If you want to feel good and happy you have to recognize difficult people. Those are challenging people stealing pleasure and happiness from others.
In slang we call them “emotional vampires” because they suck joy and optimism. They are disturbing people who make lives of others miserable and relationships with them are the most challenging.
Whatever you do and say according to them it is not alright. You try your best, different ways, do new things but it’s never right and enough for them. They leave you exhausted, puzzled, guilty, angry or sad. There are typical characteristics these demanding people share:
• They drain others because they believe there’s nothing wrong with them. They never admit mistakes. People and the world around them are problems not them.
• They use whatever tools and strategies to win and get what they want.
• Some of them are histrionic drama queens or kings stuck in the concept of victims. They vibrate “poor me” and people around them feel obligated to help them.
• They can’t see their own reflection in the mirror yet they see through everyone else.
• They are masters of manipulation and hiding. They don't show their real motivation and nobody dares to find it out.
• Some emotional vampires are perfectionists, obsessive or compulsive people who are “control freaks”. They are never satisfied and there’s no escape from their criticism.
• Antisocial and narcissistic vampires need excitement from constant admiration. They are superstars who play the lead in their own life story. They rarely do anything that is not self-serving.
If you want to be happy and feel good you have to be aware of these very difficult and challenging individuals. They don’t compromise and they don’t understand you. They lack empathy and they ignore your points
of view. They use you for their purposes and do only what serves them. That’s how they suck happiness from you and make you feel empty and drained. Be aware of emotional vampires and choose wisely people around you if you
want to feel good and be emotionally stable. Difficult people are anywhere. They might be people your care about, your friends, brothers or sisters, children or partners, co-workers or neighbours.

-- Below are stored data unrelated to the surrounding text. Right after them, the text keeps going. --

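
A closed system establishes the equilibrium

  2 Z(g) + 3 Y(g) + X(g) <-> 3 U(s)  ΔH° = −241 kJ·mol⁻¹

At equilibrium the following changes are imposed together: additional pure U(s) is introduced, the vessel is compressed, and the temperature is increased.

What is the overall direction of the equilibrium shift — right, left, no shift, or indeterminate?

cannot be determined

U is a pure solid; its activity is 1 regardless of amount, so Q is unaffected — no shift from this change.
Gas moles: reactants 6, products 0 (Δn_gas = -6). Compression shifts the system toward the side with fewer moles of gas — to the right.
The forward reaction is exothermic. Raising T favours the endothermic direction — shift to the left.
The individual effects push in opposite directions; without quantitative information the net direction cannot be determined.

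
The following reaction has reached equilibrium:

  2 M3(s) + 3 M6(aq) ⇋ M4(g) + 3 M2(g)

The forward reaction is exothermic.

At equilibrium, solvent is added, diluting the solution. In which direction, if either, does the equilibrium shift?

left

Dilution lowers every aqueous concentration by the same factor. Δn_aq = 0 − 3 = -3, so the system shifts toward the side with more dissolved moles — to the left.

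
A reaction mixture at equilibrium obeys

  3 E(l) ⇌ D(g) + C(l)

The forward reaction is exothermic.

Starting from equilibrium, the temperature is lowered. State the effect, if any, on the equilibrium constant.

increases

K depends on temperature via the van 't Hoff relation. The forward reaction is exothermic, so lowering T increases K.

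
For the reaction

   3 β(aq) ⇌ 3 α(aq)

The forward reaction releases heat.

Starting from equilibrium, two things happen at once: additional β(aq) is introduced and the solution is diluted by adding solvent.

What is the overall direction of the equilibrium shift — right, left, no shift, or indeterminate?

right

Adding β (aq), a reactant, drives the reaction to the right.
Dilution scales every aqueous concentration by the same factor. Δn_aq = 3 − 3 = 0, so Q is unchanged — no shift.
Only the nonzero effect(s) matter; the net shift is to the right.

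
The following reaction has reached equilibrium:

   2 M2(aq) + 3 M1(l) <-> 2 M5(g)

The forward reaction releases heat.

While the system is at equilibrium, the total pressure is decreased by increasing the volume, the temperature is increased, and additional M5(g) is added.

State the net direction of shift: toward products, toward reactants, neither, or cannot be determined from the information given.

cannot be determined

Gas moles: reactants 0, products 2 (Δn_gas = +2). Expansion shifts the system toward the side with more moles of gas — to the right.
The forward reaction is exothermic. Raising T favours the endothermic direction — shift to the left.
Adding M5 (g), a product, drives the reaction to the left.
The individual effects push in opposite directions; without quantitative information the net direction cannot be determined.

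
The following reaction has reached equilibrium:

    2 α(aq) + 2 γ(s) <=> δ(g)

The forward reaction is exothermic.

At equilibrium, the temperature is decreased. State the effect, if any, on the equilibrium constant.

increases

K depends on temperature via the van 't Hoff relation. The forward reaction is exothermic, so lowering T increases K.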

It needs a lot of work to maintain a relatively healthy relationship with emotional vampires. You have to use additional energy, direct effort and affirmed boundaries. Challenging people want you to take their sides. You can be alright if only you follow through your own values, you are assertive and you don’t fall in their emotional manipulation. If you deal with emotional vampires you must recognize that it is you who decides to play what emotional vampires orchestrate and it is you who decides to leave their game. Emotional vampires may be worth it or they may not. It is only you who determines it.